TALVEZ SONHAR” foi republicado no Jornal O
VIRA-LATA, do nobilíssimo
CLUBE AMIGOS DOS ANIMAIS de
Santa Maria, RS (número 5, Setembro
de 2008). Para mim, ter tido contato, mesmo que indireto e distante,
com as pessoas desse Clube, foi uma imensa alegria e honra,
e ver meu texto em seu Jornal uma grande realização.
O romancista Léon Tolstoi escreveu “Ao homem ou
mulher que almeja uma vida digna, o primeiro voto deve ser o
de não maltratar qualquer animal” **, se o amigo
leitor ou leitora já visitou alguma associação
de amigos de cães ou outros animais, e experimentou ter
oferecido algo de si a esses nossos companheiros de planeta,
mesmo algo muito pequeno, certamente sentiu uma alegria diferente,
difícil de descrever, uma espécie de calor interior,
de calor na alma... Foi um pouco desse calor na alma que eu
senti ao ter em minhas mãos o belíssimo exemplar
de O VIRA-LATA - Jornal de um grupo de pessoas que faz diferença
entre a vida e a morte para alguns animais - e ver nele meu
insignificante texto.
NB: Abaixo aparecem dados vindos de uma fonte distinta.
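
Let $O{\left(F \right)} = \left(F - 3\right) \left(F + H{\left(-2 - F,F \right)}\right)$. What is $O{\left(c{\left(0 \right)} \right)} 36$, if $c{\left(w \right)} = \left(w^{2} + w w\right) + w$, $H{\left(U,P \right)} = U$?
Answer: $216$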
Desse contato recebi rejuvenescimento
e arejamento, como uma onda que veio da DIGNIDADE dessas pessoas
que se dedicam a tão nobre causa. Se o amigo leitor ou
leitora jamais visitou alguma associação do tipo,
eu lhe diria para não perder tempo... esse calor, essa
alegria é uma das poucas dádivas genuinamente
boa e valiosa que a vida nos oferece. Por tudo isso, aos Amigos
dos Animais de Santa Maria, meu Muito obrigado!!
www.clubeamigosdosanimais.com.br/
Diretório
Brasileiro de Entidades de Adoção de Cães
e outros Animais
Por
quê cães adotados são mais saudáveis
que os comprados de um canil?
André
Masini, 2009
** [ Tradução Livre a partir do Inglês:
“If a man aspires towards a righteous life, his first
act of abstinence is from injury to animals” : Literalmente
“Se um homem almeja buscar uma vida correta, seu primeiro
ato de abstinência é a de ferir animais”.
Nota: Na época, a “abstinência” era
genericamente e amplamente vista como uma atitude virtuosa.